Jan schlug ein Buch auf, legte es jedoch bald wieder beiseite und nahm die Küche in Angriff. Michael und Laura hatten bislang nicht durch Abwascheifer geglänzt. Seit Jennys Entführung hatten sie das schmutzige Geschirr nur noch gestapelt. Zwischen den Tellern, Tassen und Pfannen standen leere Flaschen von Mr. Thomsons Bar. Jan erhitzte Wasser, schüttete es ins Spülbecken und begann zu scheuern. Die Arbeit lenkte ihn ab. Statt das saubere Geschirr einfach zu stapeln, trocknete er es mit einem Tuch und räumte es ein.

Als Nächstes nahm er sich den Boden des Salons vor, der rund um den Tisch klebrig, am Kamin aschig und besonders im Eingangsbereich sandig war. Er kippte einen halben Eimer heißes Seifenwasser aus und schrubbte, was das Zeug hielt.

Der Abend mit Anna verlief bedrückt, es wollte kein Gespräch aufkommen.
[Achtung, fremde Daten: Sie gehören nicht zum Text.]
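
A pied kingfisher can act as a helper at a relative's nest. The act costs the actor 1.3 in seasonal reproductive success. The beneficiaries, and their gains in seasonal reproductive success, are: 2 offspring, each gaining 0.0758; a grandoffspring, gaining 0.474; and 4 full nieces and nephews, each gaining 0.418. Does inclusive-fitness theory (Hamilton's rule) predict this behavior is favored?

No

Hamilton's rule: the trait is favored when the sum of r·B over every recipient exceeds the actor's cost C.
r to an offspring = 0.5 (one parent–offspring link: r = (1/2)^1 = 1/2).
r to a grandoffspring = 1/4 (two parent–offspring links: r = (1/2)^2 = 1/4).
r to a full niece or nephew = 1/4 (full aunt/uncle↔niece/nephew: two paths of length 3 through the shared grandparent pair: r = 2·(1/2)^3 = 1/4).
Summing one r·B term per recipient: 2·0.5·0.0758 + 1·0.25·0.474 + 4·0.25·0.418 = 0.6123.
0.6123 < 1.3: the indirect benefit is less than the cost.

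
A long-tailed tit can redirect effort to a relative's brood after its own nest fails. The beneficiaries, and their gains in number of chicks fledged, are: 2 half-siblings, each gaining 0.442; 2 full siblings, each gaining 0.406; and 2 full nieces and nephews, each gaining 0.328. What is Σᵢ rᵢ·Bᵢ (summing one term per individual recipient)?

0.791

r to a half-sibling = 0.25 (half-sibs share one parent — one path of length 2: r = (1/2)^2 = 1/4).
r to a full sibling = 1/2 (full sibs share both parents — two paths of length 2: r = 2·(1/2)^2 = 1/2).
r to a full niece or nephew = 0.25 (full aunt/uncle↔niece/nephew: two paths of length 3 through the shared grandparent pair: r = 2·(1/2)^3 = 1/4).
Summing one r·B term per recipient: 2·0.25·0.442 + 2·0.5·0.406 + 2·0.25·0.328 = 0.791.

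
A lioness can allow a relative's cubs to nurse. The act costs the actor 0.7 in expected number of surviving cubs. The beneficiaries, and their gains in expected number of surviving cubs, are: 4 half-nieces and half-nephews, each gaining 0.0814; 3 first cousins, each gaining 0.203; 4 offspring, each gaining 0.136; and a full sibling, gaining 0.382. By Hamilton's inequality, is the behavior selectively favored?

Hamilton's rule: the trait is favored when the sum of r·B over every recipient exceeds the actor's cost C.
r to a half-niece or half-nephew = 1/8 (half-aunt/uncle↔niece/nephew: one path of length 3: r = (1/2)^3 = 1/8).
r to a first cousin = 0.125 (first cousins share one grandparent pair — two paths of length 4: r = 2·(1/2)^4 = 1/8).
r to an offspring = 1/2 (one parent–offspring link: r = (1/2)^1 = 1/2).
r to a full sibling = 1/2 (full sibs share both parents — two paths of length 2: r = 2·(1/2)^2 = 1/2).
Summing one r·B term per recipient: 4·0.125·0.0814 + 3·0.125·0.203 + 4·0.5·0.136 + 1·0.5·0.382 = 0.579825.
0.579825 < 0.7: the indirect benefit is less than the cost.

No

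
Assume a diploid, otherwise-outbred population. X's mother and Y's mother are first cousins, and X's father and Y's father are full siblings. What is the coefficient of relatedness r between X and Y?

Wright's path rule: contributions from independent ancestry routes add.
X and Y are related in two ways: second cousins through their mothers (r = 1/32) and first cousins through their fathers (r = 1/8).
r = 1/32 + 1/8 = 5/32 = 0.15625.

0.15625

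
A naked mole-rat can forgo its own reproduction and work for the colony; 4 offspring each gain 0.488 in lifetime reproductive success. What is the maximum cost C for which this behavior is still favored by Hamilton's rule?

0.976

r to an offspring = 0.5 (one parent–offspring link: r = (1/2)^1 = 1/2).
Hamilton's rule: n·r·B > C, so the trait is favored while C < n·r·B = 4·0.5·0.488 = 0.976.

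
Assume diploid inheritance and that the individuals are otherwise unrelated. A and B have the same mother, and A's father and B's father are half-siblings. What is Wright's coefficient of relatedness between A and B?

0.3125

Relatedness sums over independent paths through distinct common ancestors.
A and B are related in two ways: half-sibs through their shared mother (r = 1/4) and half first cousins through their fathers (r = 1/16).
r = 1/4 + 1/16 = 5/16 = 0.3125.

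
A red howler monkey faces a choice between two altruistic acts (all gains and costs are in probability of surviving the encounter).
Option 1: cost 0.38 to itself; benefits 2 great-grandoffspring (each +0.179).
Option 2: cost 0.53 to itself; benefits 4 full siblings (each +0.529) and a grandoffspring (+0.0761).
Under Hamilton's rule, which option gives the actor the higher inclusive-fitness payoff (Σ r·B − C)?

Option 1: r to a great-grandoffspring = 0.125.
Option 1: Σ r·B − C = (2·0.125·0.179) − 0.38 = -0.33525.
Option 2: r to a full sibling = 0.5.
Option 2: r to a grandoffspring = 0.25.
Option 2: Σ r·B − C = (4·0.5·0.529 + 1·0.25·0.0761) − 0.53 = 0.547025.
Option 2 has the higher net inclusive-fitness payoff.

Option 2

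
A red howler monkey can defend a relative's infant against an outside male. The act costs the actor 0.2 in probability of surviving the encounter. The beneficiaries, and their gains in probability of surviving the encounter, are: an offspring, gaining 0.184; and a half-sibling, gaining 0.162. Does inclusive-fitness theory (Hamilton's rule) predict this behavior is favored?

No

Hamilton's rule: the trait is favored when the sum of r·B over every recipient exceeds the actor's cost C.
r to an offspring = 0.5 (one parent–offspring link: r = (1/2)^1 = 1/2).
r to a half-sibling = 0.25 (half-sibs share one parent — one path of length 2: r = (1/2)^2 = 1/4).
Summing one r·B term per recipient: 1·0.5·0.184 + 1·0.25·0.162 = 0.1325.
0.1325 < 0.2: the indirect benefit is less than the cost.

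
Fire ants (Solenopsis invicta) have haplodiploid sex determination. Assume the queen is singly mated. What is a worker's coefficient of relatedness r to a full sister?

0.75

Haplodiploid full sisters inherit their father's entire haploid genome identically (contributing 1/2) and on average half of their mother's contribution (1/2 · 1/2 = 1/4); r = 1/2 + 1/4 = 3/4.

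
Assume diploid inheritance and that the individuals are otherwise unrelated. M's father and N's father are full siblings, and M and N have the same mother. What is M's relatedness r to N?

Wright's path rule: contributions from independent ancestry routes add.
M and N are related in two ways: first cousins through their fathers (r = 1/8) and half-sibs through their shared mother (r = 1/4).
r = 1/8 + 1/4 = 0.375.

0.375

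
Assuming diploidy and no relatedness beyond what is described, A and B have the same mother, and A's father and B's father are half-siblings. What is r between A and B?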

Im Stockwerk über ihnen litt Gregor, irgendwo da draußen befand sich Jenny in weiß Gott welcher Verfassung und zwischen ihnen stand die Folter, über die sie nicht reden konnten, weil Jan der Mut fehlte und Anna die Erinnerung.

Sie schauten bei Gregor vorbei. Der ließ sich von Anna untersuchen, richtete seine Worte jedoch weiterhin an Jan. Er wollte Schlaftabletten oder noch lieber Morphium. Anna sagte ihm, dass er bereits wisse, dass sie das nicht hätten. Immerhin habe die Rötung um die Einstiche nachgelassen und er habe kein Fieber. Den Verband am Glied werde sie erst am nächsten Morgen öffnen. Jan bot Gregor an, ihm vorzulesen, doch der wollte kein Spaßprogramm für verschnupfte Kinder und schickte sie hinaus.

Anna brachte ihre Sachen ins Jungenzimmer und übernahm das Bett, das Jenny vor einer Woche bezogen hatte, nachdem Gregor Michael beim Boxen besiegt und die Nacht mit Laura gewonnen hatte. Auch Jan legte sich hin und gähnte, er fühlte sich zerschlagen von den Strapazen ihrer Expedition und vom Schlafmangel nach zwei dramatisch unterbrochenen Nächten. Er fragte sich, was noch auf sie zukommen mochte auf dieser Abi-Reise in die Hölle. Würden sie auf ihrer Lichtung ein Grab schaufeln? Oder zwei?